Chloé’s Chemena Kamali doubled down on that wearable poetry. The Times reported Kamali opened with “a series of six blazers on Thursday, in grey, khaki and window pane-checked wool, each with a sailor’s bib cape at the back,” and she paired them with “voluminous tiered chiffon skirts and cowboy boots, as well as leather trousers tucked into over-the-knee shearling-lined boots.” Kamali told the room she drew on folklore and traditional costume, and The Times keyed the references: “there was something of the Russian dacha to quilted floral skirts and clogs.” The show threaded peplum blouses, deep-frill dresses, blanket wraps and quilted capes in a way that kept boho from tipping into costume.
Trends cut across houses in clear, repeatable ways. Coveteur observed tartan and gingham are “so back,” as seen at Chloé and Acne Studios, while Coveteur also flagged croc printed leather cropping up at Mulier and, perhaps confusingly in copy, “Tom Ford's Haider Ackermann.” Launchmetrics called out color, writing “For decades, it's become more rare when electric blue doesn't show up on at least a few runways each season. Fall/Winter 2026 was no exception,” pointing to Ib Kamara’s Off-White lace trims and techy tracksuits, Chloé’s deep-blue denim and Stella McCartney’s “procession of blues” across power suits and slinky bodysuits. Launchmetrics’ visual threads—labels like “My Waist!” and “Lace Exposure” linking Alaïa, Dior, Saint Laurent and Stella McCartney—underlined how waist definition, lace and tailoring kept recurring.

The week also had theater.

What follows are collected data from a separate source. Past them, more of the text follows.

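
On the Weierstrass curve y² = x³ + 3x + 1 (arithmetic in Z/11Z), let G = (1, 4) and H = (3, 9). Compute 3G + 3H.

First 3G:
Repeated addition: build up to 3G.
2G: tangent at (1, 4): λ = (3·1² + 3)/(2·4) ≡ 6/8. 8⁻¹ ≡ 7 (mod 11), so λ ≡ 6·7 ≡ 9.
  x = λ² - 1 - 1 = 81 - 2 ≡ 2; y = λ·(1 - 2) - 4 ≡ 9. → (2, 9)
3G: (2, 9) + (1, 4). λ = (4 - 9)/(1 - 2) ≡ 6/10 mod 11. 10⁻¹ ≡ 10 (mod 11) since 10·10 = 100 ≡ 1, so λ ≡ 5.
  x = λ² - 2 - 1 = 25 - 3 ≡ 0; y = λ·(2 - 0) - 9 ≡ 1. → (0, 1)
3G = (0, 1).
Next 3H:
Repeated addition: build up to 3H.
2H: tangent at (3, 9): λ = (3·3² + 3)/(2·9) ≡ 8/7. 7⁻¹ ≡ 8 (mod 11), so λ ≡ 8·8 ≡ 9.
  x = λ² - 3 - 3 = 81 - 6 ≡ 9; y = λ·(3 - 9) - 9 ≡ 3. → (9, 3)
3H: (9, 3) + (3, 9). λ = (9 - 3)/(3 - 9) ≡ 6/5 mod 11. 5⁻¹ ≡ 9 (mod 11), so λ ≡ 10.
  x = λ² - 9 - 3 = 100 - 12 ≡ 0; y = λ·(9 - 0) - 3 ≡ 10. → (0, 10)
3H = (0, 10).
Finally 3G + 3H:
(0, 1) + (0, 10): same x and y₁ ≡ -y₂, so the sum is O.

O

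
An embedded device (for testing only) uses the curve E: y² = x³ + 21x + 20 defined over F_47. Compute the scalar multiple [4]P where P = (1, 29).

(30, 25)

Repeated addition: build up to 4P.
2P: tangent at (1, 29): λ = (3·1² + 21)/(2·29) ≡ 24/11. 11⁻¹ ≡ 30 (mod 47) since 11·30 = 330 ≡ 1, so λ ≡ 24·30 ≡ 15.
  x = λ² - 1 - 1 = 225 - 2 ≡ 35; y = λ·(1 - 35) - 29 ≡ 25. → (35, 25)
3P: (35, 25) + (1, 29). λ = (29 - 25)/(1 - 35) ≡ 4/13 mod 47. 13⁻¹ ≡ 29 (mod 47), so λ ≡ 22.
  x = λ² - 35 - 1 = 484 - 36 ≡ 25; y = λ·(35 - 25) - 25 ≡ 7. → (25, 7)
4P: (25, 7) + (1, 29). λ = (29 - 7)/(1 - 25) ≡ 22/23 mod 47. 23⁻¹ ≡ 45 (mod 47) since 23·45 = 1035 ≡ 1, so λ ≡ 3.
  x = λ² - 25 - 1 = 9 - 26 ≡ 30; y = λ·(25 - 30) - 7 ≡ 25. → (30, 25)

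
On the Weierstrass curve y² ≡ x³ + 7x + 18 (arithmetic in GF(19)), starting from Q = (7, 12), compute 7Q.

Repeated addition: build up to 7Q.
2Q: tangent at (7, 12): λ = (3·7² + 7)/(2·12) ≡ 2/5. 5⁻¹ ≡ 4 (mod 19), so λ ≡ 2·4 ≡ 8.
  x = λ² - 7 - 7 = 64 - 14 ≡ 12; y = λ·(7 - 12) - 12 ≡ 5. → (12, 5)
3Q: (12, 5) + (7, 12). λ = (12 - 5)/(7 - 12) ≡ 7/14 mod 19. 14⁻¹ ≡ 15 (mod 19) since 14·15 = 210 ≡ 1, so λ ≡ 10.
  x = λ² - 12 - 7 = 100 - 19 ≡ 5; y = λ·(12 - 5) - 5 ≡ 8. → (5, 8)
4Q: (5, 8) + (7, 12). λ = (12 - 8)/(7 - 5) ≡ 4/2 mod 19. 2⁻¹ ≡ 10 (mod 19), so λ ≡ 2.
  x = λ² - 5 - 7 = 4 - 12 ≡ 11; y = λ·(5 - 11) - 8 ≡ 18. → (11, 18)
5Q: (11, 18) + (7, 12). λ = (12 - 18)/(7 - 11) ≡ 13/15 mod 19. 15⁻¹ ≡ 14 (mod 19), so λ ≡ 11.
  x = λ² - 11 - 7 = 121 - 18 ≡ 8; y = λ·(11 - 8) - 18 ≡ 15. → (8, 15)
6Q: (8, 15) + (7, 12). λ = (12 - 15)/(7 - 8) ≡ 16/18 mod 19. 18⁻¹ ≡ 18 (mod 19), so λ ≡ 3.
  x = λ² - 8 - 7 = 9 - 15 ≡ 13; y = λ·(8 - 13) - 15 ≡ 8. → (13, 8)
7Q: (13, 8) + (7, 12). λ = (12 - 8)/(7 - 13) ≡ 4/13 mod 19. 13⁻¹ ≡ 3 (mod 19), so λ ≡ 12.
  x = λ² - 13 - 7 = 144 - 20 ≡ 10; y = λ·(13 - 10) - 8 ≡ 9. → (10, 9)

(10, 9)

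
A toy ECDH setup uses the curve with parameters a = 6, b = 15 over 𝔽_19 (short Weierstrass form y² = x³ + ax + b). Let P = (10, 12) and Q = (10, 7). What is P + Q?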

Launchmetrics recorded “Last night was Pieter Mulier's final Alaïa show before he heads to Italy for Versace. He returned to the fundamentals of the Alaïa silhouette for his swan song, which saw Raf Simons in the audience, standing on his seat next to Matthieu Blazy while Mulier took his final bow.” That moment, Raf standing and applauding beside Blazy, felt less like gossip and more like a seal of industry respect for a designer moving on.
This Paris was practical glamour: collarless blazers in jacquard, layered chiffon skirts, shearling-lined boots, croc prints and electric-blue hits that will trickle from runways into the resale circuit and real wardrobes. With Jonathan Anderson, Pierpaolo Piccioli and Matthieu Blazy showing sophomore women’s collections, and a week that closes with Louis Vuitton and Miu Miu on March 10, expect cocktail blazers and deliberate layers to be the shorthand everyone interprets next season.